Last June (2020), the Regulator of Social Housing downgraded the provider’s governance grading to G2, after it identified areas requiring improvement in Hightown’s risk management approach, before returning it to a G1 in March this year.

 

To secure the placement, the group worked with NatWest to create a green loan framework aligned with the four pillars of the LMA’s green loan principles, as well as four of the UN sustainable development goals.

 

The transaction was also supported by Link Group, Devonshires and Greenberg Traurig.

 

While the pricing on the transaction is undisclosed, David Skinner, Hightown’s director of financial services, described it as “very competitive”, adding that “investor interest was strong”.

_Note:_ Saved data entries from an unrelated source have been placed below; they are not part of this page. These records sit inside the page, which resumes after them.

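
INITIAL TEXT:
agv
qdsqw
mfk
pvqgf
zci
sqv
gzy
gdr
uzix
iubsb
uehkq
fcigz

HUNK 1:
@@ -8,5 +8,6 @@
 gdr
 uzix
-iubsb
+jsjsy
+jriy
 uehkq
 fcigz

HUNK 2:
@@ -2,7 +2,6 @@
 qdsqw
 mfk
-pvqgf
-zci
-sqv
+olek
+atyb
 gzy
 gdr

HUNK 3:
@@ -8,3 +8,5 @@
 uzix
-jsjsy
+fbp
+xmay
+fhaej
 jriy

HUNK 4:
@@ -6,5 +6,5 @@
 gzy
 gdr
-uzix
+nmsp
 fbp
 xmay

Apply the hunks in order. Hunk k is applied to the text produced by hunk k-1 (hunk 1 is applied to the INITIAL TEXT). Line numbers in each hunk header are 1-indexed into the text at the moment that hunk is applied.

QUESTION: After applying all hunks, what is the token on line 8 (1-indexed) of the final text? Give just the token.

Hunk 1: at line 8 remove [iubsb] add [jsjsy,jriy] -> 13 lines: agv qdsqw mfk pvqgf zci sqv gzy gdr uzix jsjsy jriy uehkq fcigz
Hunk 2: at line 2 remove [pvqgf,zci,sqv] add [olek,atyb] -> 12 lines: agv qdsqw mfk olek atyb gzy gdr uzix jsjsy jriy uehkq fcigz
Hunk 3: at line 8 remove [jsjsy] add [fbp,xmay,fhaej] -> 14 lines: agv qdsqw mfk olek atyb gzy gdr uzix fbp xmay fhaej jriy uehkq fcigz
Hunk 4: at line 6 remove [uzix] add [nmsp] -> 14 lines: agv qdsqw mfk olek atyb gzy gdr nmsp fbp xmay fhaej jriy uehkq fcigz
Final line 8: nmsp

Answer: nmsp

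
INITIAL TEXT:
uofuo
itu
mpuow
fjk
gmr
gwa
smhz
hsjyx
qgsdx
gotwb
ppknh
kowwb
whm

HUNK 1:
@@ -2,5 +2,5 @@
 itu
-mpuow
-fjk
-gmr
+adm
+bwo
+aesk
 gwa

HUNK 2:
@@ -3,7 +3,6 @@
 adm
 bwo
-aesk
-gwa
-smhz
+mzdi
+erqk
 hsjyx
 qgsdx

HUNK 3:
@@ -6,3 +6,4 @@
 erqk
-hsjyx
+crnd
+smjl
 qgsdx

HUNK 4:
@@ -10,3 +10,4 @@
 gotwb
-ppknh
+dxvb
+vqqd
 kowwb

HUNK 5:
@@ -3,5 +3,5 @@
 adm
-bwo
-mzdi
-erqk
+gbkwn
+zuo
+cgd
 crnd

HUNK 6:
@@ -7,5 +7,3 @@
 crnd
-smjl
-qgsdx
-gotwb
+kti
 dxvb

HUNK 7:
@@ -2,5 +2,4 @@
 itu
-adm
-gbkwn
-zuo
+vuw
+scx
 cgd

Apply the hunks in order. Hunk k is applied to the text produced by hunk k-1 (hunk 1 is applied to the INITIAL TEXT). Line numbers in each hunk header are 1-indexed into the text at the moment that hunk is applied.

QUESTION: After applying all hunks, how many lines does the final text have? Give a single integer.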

David Bogle, the association’s chief executive, said: “We are delighted to have been able to agree this funding from five investors new to Hightown, and one new to the sector. This £100m green private placement, borrowed on an unsecured basis, adds a welcome degree of flexibility to the funding of our development programme.

 

“The funds will be used to deliver affordable homes with high levels of energy efficiency in our core areas of Hertfordshire, Bedfordshire and Buckinghamshire where there is substantial need and demand.”

 

Sonia Gadhia, director of private placements at NatWest, said: “This is the first time that I have seen US and Canadian private placement investors come together with UK infrastructure funds to collectively invest in a housing association, including an investor new to the social housing PP market.

 

“It’s great to see the increasing interest for this sector across a diverse set of investors and to see that more investors are open to looking at unsecured issuance.”